November 01, 1991

Edible theatre

The Cooked and the Raw
By Nick Gill
Adelaide Performing Theatre
Astor Hotel

The idea of the theatre restaurant is hardly new. Patrons have often sat at dramatic soirees rattling their cutlery while thespians cavort incongruously around them. But Nick Gill and the Adelaide Performing Theatre have given the notion quite a few more half turns with their “Exquisite Ceremony of Appetite and Desire.” The Cooked and the Raw is theatrical scratch-and-sniff, a four course play with a four course menu, all the action you can eat, a moveable feast at three successive venues – The Astor, McLarens on the Lake and Jambalayas. The Cooked and the Raw takes food as its subject and subjects you to food (deliciously conceived by Julie Ziukelis) at the same time.

Taking its title from The Raw and the Cooked, Levi-Strauss’s mid-sixties classic of structuralist anthropology, the play explores not only the rituals and sensations of food preparation but also the ceremonies of its despatch. For the entree course we· begin in 18th century France. The Baron and Baroness (Peter Wood and Deborah Little) entertain with a little servility from the help – Pucelle and Felix (Kerry Reid and Mikhael East).

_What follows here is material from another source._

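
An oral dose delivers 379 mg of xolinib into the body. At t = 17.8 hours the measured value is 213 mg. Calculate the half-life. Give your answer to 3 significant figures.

A/A₀ = 213/379 ≈ 0.56201.
n = log₂(1.7793) ≈ 0.83134 half-lives elapsed in 17.8 hours.
t½ = 17.8/0.83134 ≈ 21.411 hours.

21.4 hours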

Theyare seated at a polymorphous looking table with a sculptured backdrop of fruit and veg of the generally pendulous and luscious variety. Bananas, persimmons and pomegranates feature, as does the show’s cryptic motif, the aubergine. Designer Constance Gordon-Johnson has some spoof paintings as well, Manet’s Dejeuner Sur L’Herbe and a bareback version of Tom Roberts’ A Break Away. Add Tim Sexton’s almost subliminal smorgasbord of music and you have the senses working overtime. While we hoed into the asparagus, the yabbies and brioche the Baron and his crew told succulent tales of erotic encounter – finger-licking lobster sex and all sorts of cherry juice slurping until, at the height of the Baroness’s lactating confession, her husband decides it’s all too saucy to continue.

By the next course we start to get the hang of things – the four actors have colour coded costumes and there’s more vegetable humour. We are now at the meat and three veg stage and the setting is a 19th century Australian homestead. The women are in the kitchen cracking carrot jokes while the chaps are out bazookaring geese and collecting Nunga aphrodisiacs. With plates of rolled guinea fowl and spinach in front of us and hot bread on cue with the dialogue – we watch the reunion at the old bark hut when the boys come home for supper and conjugals. This piece is oddly judged, with seduction, sentiment and farce in uneasy conjunction – a kind of Carry on McCubbin.

We than have to wait until 1921 for pudding. Chocolate marquise with stewed quandong and a short play about the Toorak Vile Bodies set. There’s a drippy Englishman and an Italian Futurist covered in chocolate. The fourth course, archly entitled Four Actors in Search of a Glass of Port, is a play for voices. The subject is appetite in extremis – anorexia to satiety. Omnivore, carnivore, herbivore and nothing eaten – the actors changed into their symbolically coloured leotards. Meanwhile we heat up our profiteroles and aubergine tartlets. Once again the levels shift as the actors begin to chant a mantra in celebration of the aubergine and we are left wondering why the already perilous meaning is allowed to fall into whimsy.

Under Nick Gill’s direction the four performers work the small airy space in the Astor with ease and some flair. The production, with its edible subtext, is imaginative but eccentric. The text, at times rich and humorous is also dense, allusive and tenuously connected. The overall impression is of substance subverted and meaning dissipated in self-parody. Pleasurable though it often is, The Cooked and the Raw is ultimately a matter of taste.

“Edible Theatre”, The Adelaide Review, No.94, November 1991, p.35.